Financement et rentabilité – L’investissement total est estimé à 1,8 milliard d’euros au plus. L’État apportera 50 millions d’euros en capital, complétés par des subventions nationales et européennes, ainsi que par des partenaires privés et des organismes publics, le projet dépassant les capacités financières d’Imerys seul.

Le coût de production du lithium devrait se situer entre 7 et 9 €/kg, pour un prix de vente retenu en moyenne à 20 €/kg dans le business plan. La rentabilité est renforcée par les productions accessoires de valeur non négligeable : l’étain vaut actuellement 23 €/kg et le tantale 250 €/kg.

Aspects environnementaux et réglementaires – La minimisation des nuisances et l’acceptation par les populations riveraines sont une préoccupation constante depuis l’origine du projet. Outre sa conformité aux codes minier, de l’environnement, de l’urbanisme et de l’expropriation, Imerys s’est engagé à adhérer à IRMA (Initiative for Responsible Mining Assurance), ONG internationale qui formalise protocoles et procédures, définit des indicateurs de suivi et prescrit des rapports. Cette adhésion est fortement recommandée par les clients, les institutions financières et les investisseurs.

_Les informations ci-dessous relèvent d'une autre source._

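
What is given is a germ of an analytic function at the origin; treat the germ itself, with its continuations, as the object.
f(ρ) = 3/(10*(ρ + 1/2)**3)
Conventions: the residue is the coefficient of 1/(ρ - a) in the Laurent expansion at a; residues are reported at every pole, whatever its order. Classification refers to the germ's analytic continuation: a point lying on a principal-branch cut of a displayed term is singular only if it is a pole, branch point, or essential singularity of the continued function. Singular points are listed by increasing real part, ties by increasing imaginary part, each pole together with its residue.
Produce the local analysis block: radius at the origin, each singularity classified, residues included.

Denominator factor (ρ + 1/2)^3: pole of order 3 at -1/2, modulus 1/2.
The radius of convergence is the smallest modulus among the singular points: 1/2.
At the order-3 pole -1/2 set g(ρ) = (ρ - (-1/2))^3*f(ρ) = 3/10.
Order-3 pole: residue = g''(a)/2; g''(-1/2) = 0, so the residue is 0.

Radius of convergence at 0: 1/2.
At -1/2: a pole of order 3; residue 0.


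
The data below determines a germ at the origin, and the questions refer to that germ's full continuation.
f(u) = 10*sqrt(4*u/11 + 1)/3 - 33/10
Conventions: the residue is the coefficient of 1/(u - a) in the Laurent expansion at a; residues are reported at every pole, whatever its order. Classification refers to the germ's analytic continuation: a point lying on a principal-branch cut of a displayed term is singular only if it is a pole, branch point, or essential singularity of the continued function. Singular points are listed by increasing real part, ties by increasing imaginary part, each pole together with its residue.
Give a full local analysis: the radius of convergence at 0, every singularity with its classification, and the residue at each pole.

Branch term (10/3)*sqrt(1 - u/(-11/4)): its argument vanishes at u = -11/4, a square-root branch point, modulus 11/4.
The radius of convergence is the smallest modulus among the singular points: 11/4.

Radius of convergence at 0: 11/4.
At -11/4: an algebraic (square-root) branch point.


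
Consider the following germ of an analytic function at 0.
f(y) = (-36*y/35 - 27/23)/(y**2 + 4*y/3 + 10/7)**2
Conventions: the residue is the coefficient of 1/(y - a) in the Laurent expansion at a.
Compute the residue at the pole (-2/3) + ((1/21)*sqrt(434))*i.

The factor y**2 + 4*y/3 + 10/7 splits as (y - a)(y - a') with a = (-2/3) + ((1/21)*sqrt(434))*i, a' = (-2/3) - ((1/21)*sqrt(434))*i. At the order-2 pole a set g(y) = (y - a)^2*f(y) = [-36*y/35 - 27/23] / (y - a')^2.
Order-2 pole: residue = g'(a); g'((-2/3) + ((1/21)*sqrt(434))*i) = ((10611/1768240)*sqrt(434))*i, so the residue is ((10611/1768240)*sqrt(434))*i.

The residue is ((10611/1768240)*sqrt(434))*i.


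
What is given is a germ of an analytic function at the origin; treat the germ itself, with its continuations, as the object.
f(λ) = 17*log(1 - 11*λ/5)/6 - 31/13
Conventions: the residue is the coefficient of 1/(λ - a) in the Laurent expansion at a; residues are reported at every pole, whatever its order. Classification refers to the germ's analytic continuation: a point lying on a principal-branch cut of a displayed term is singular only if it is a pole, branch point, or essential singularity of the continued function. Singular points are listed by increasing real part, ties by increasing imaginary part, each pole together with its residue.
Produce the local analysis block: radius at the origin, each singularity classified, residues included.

Branch term (17/6)*log(1 - λ/(5/11)): its argument vanishes at λ = 5/11, a logarithmic branch point, modulus 5/11.
The radius of convergence is the smallest modulus among the singular points: 5/11.

Radius of convergence at 0: 5/11.
At 5/11: a logarithmic branch point.


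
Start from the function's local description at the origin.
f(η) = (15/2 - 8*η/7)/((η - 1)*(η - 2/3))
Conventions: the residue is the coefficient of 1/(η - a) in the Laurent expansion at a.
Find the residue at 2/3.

At the order-1 pole 2/3 set g(η) = (η - (2/3))*f(η) = (15/2 - 8*η/7)/(η - 1).
Simple pole: residue = g(a) at a = 2/3, which is -283/14.

The residue is -283/14.


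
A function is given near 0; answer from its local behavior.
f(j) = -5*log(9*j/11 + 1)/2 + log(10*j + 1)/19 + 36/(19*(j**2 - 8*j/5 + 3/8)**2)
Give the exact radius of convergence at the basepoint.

Denominator factor (j**2 - 8*j/5 + 3/8)^2: discriminant 53/50, real irrational roots 4/5 + (1/20)*sqrt(106) and 4/5 - (1/20)*sqrt(106); poles of order 2, moduli 4/5 + (1/20)*sqrt(106) and 4/5 - (1/20)*sqrt(106).
Branch term (1/19)*log(1 - j/(-1/10)): its argument vanishes at j = -1/10, a logarithmic branch point, modulus 1/10.
Branch term (-5/2)*log(1 - j/(-11/9)): its argument vanishes at j = -11/9, a logarithmic branch point, modulus 11/9.
The radius of convergence is the smallest modulus among the singular points: 1/10.

The radius of convergence is 1/10.


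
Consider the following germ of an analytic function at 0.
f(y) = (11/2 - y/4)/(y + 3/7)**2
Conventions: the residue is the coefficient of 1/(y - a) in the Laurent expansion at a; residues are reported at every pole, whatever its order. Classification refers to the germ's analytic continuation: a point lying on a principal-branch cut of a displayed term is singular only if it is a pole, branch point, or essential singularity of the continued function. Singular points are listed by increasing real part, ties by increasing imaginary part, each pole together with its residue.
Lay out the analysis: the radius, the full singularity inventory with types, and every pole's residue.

Radius of convergence at 0: 3/7.
At -3/7: a pole of order 2; residue -1/4.

Denominator factor (y + 3/7)^2: pole of order 2 at -3/7, modulus 3/7.
The radius of convergence is the smallest modulus among the singular points: 3/7.
At the order-2 pole -3/7 set g(y) = (y - (-3/7))^2*f(y) = 11/2 - y/4.
Order-2 pole: residue = g'(a); g'(-3/7) = -1/4, so the residue is -1/4.


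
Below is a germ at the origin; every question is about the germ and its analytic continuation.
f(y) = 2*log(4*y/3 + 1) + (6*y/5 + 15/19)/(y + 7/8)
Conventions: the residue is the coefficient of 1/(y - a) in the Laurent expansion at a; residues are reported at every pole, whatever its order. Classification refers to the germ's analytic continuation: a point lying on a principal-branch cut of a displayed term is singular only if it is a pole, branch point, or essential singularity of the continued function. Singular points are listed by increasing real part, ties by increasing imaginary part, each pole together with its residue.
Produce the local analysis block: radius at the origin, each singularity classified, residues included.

Radius of convergence at 0: 3/4.
At -7/8: a pole of order 1; residue -99/380.
At -3/4: a logarithmic branch point.

Denominator factor (y + 7/8): pole of order 1 at -7/8, modulus 7/8.
Branch term (2)*log(1 - y/(-3/4)): its argument vanishes at y = -3/4, a logarithmic branch point, modulus 3/4.
The radius of convergence is the smallest modulus among the singular points: 3/4.
The branch term is analytic at -7/8 and contributes nothing to the residue; only the rational part matters.
At the order-1 pole -7/8 set g(y) = (y - (-7/8))*(rational part) = 6*y/5 + 15/19.
Simple pole: residue = g(a) at a = -7/8, which is -99/380.
List the singular points by increasing real part (a conjugate pair: the negative imaginary part first).


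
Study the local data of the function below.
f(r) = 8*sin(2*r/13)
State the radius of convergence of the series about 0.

The radius of convergence is infinite.

The factor -sin(2*r/13) is entire and contributes no finite singular point.
The polynomial part has no poles.
No finite singular points: the Taylor series at 0 converges everywhere.


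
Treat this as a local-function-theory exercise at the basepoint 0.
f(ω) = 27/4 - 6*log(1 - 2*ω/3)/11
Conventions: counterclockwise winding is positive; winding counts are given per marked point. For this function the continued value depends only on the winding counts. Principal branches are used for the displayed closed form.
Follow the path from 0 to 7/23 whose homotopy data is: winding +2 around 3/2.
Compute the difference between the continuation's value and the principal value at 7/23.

Continued minus principal equals -(24/11)*pi*i.

The rational part is single-valued and drops out of the difference; each branch term changes only by its own monodromy.
(-6/11)*log(1 - ω/(3/2)): each positive loop around 3/2 adds 2*pi*i to the log, so winding +2 contributes (-6/11)*(2)*2*pi*i = -(24/11)*pi*i.
Summing the contributions at ω = 7/23 gives -(24/11)*pi*i.


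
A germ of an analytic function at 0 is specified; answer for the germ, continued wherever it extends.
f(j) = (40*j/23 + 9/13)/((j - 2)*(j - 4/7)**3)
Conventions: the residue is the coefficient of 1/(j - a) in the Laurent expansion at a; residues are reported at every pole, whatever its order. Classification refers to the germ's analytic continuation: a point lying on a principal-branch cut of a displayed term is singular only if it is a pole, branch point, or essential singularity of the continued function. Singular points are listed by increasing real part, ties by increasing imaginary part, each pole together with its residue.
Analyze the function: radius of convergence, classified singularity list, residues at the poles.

Denominator factor (j - 2): pole of order 1 at 2, modulus 2.
Denominator factor (j - 4/7)^3: pole of order 3 at 4/7, modulus 4/7.
The radius of convergence is the smallest modulus among the singular points: 4/7.
At the order-3 pole 4/7 set g(j) = (j - (4/7))^3*f(j) = (40*j/23 + 9/13)/(j - 2).
Order-3 pole: residue = g''(a)/2; g''(4/7) = -427721/149500, so the residue is -427721/299000.
At the order-1 pole 2 set g(j) = (j - (2))*f(j) = (40*j/23 + 9/13)/(j - 4/7)**3.
Simple pole: residue = g(a) at a = 2, which is 427721/299000.
List the singular points by increasing real part (a conjugate pair: the negative imaginary part first).

Radius of convergence at 0: 4/7.
At 4/7: a pole of order 3; residue -427721/299000.
At 2: a pole of order 1; residue 427721/299000.


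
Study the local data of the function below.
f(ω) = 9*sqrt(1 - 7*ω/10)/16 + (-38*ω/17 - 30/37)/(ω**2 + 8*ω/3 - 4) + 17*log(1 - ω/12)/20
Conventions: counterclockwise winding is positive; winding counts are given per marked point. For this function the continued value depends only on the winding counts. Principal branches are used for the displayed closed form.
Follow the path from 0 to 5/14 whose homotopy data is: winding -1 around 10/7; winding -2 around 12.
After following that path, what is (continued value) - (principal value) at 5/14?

Continued minus principal equals (-(9/16)*sqrt(3)) - ((17/5)*pi)*i.

The rational part is single-valued and drops out of the difference; each branch term changes only by its own monodromy.
(9/16)*sqrt(1 - ω/(10/7)): winding -1 is odd, the square root flips sign, contributing -2*(9/16)*sqrt(1 - (5/14)/(10/7)) = -2*(9/16)*sqrt(3/4) = -(9/16)*sqrt(3).
(17/20)*log(1 - ω/(12)): each positive loop around 12 adds 2*pi*i to the log, so winding -2 contributes (17/20)*(-2)*2*pi*i = -(17/5)*pi*i.
Summing the contributions at ω = 5/14 gives (-(9/16)*sqrt(3)) - ((17/5)*pi)*i.


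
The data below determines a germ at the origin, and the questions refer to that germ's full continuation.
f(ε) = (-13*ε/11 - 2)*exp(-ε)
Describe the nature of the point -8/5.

The point is a regular point.

There is no denominator, hence no pole anywhere.
The factor exp(-ε) is entire.
So the germ continues analytically to -8/5.


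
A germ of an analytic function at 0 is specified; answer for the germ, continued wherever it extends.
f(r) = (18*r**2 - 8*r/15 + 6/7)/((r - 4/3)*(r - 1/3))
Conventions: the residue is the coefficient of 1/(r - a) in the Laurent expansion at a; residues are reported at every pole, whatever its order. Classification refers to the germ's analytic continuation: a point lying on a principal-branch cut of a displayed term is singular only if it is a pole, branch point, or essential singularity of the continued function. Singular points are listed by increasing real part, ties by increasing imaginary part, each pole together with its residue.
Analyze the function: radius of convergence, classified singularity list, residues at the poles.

Radius of convergence at 0: 1/3.
At 1/3: a pole of order 1; residue -844/315.
At 4/3: a pole of order 1; residue 10126/315.

Denominator factor (r - 4/3): pole of order 1 at 4/3, modulus 4/3.
Denominator factor (r - 1/3): pole of order 1 at 1/3, modulus 1/3.
The radius of convergence is the smallest modulus among the singular points: 1/3.
At the order-1 pole 1/3 set g(r) = (r - (1/3))*f(r) = (18*r**2 - 8*r/15 + 6/7)/(r - 4/3).
Simple pole: residue = g(a) at a = 1/3, which is -844/315.
At the order-1 pole 4/3 set g(r) = (r - (4/3))*f(r) = (18*r**2 - 8*r/15 + 6/7)/(r - 1/3).
Simple pole: residue = g(a) at a = 4/3, which is 10126/315.
List the singular points by increasing real part (a conjugate pair: the negative imaginary part first).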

Reconnu Projet d’intérêt national majeur, EMILI bénéficie d’une procédure accélérée : les collectivités locales confient aux services de l’État l’élaboration des documents d’urbanisme et d’environnement, ce qui facilite l’obtention des autorisations.

Information du public et Commission nationale du débat public (CNDP) – L’information du public a débuté par des rencontres sur le territoire en 2023, suivies du débat public organisé par la CNDP de mars à juillet 2024 – autorité indépendante chargée de garantir le droit de chacun à l’information et à la participation en matière d’environnement. Imerys a mis à disposition un document de 156 pages, organisé 42 rencontres réunissant 3 600 personnes et publié l’intégralité des questions et réponses.

Une équipe dédiée de sept personnes poursuit la concertation, qui se prolongera, conformément aux engagements IRMA, après la mise en service d’EMILI. Les informations sur le projet sont régulièrement mises à jour sur le site emili.imerys.com.

La concertation a conduit à modifier certaines caractéristiques du projet : renonciation à la commercialisation du feldspath, déplacement du site de chargement du concentré de mica, et mise en place de comités de suivi.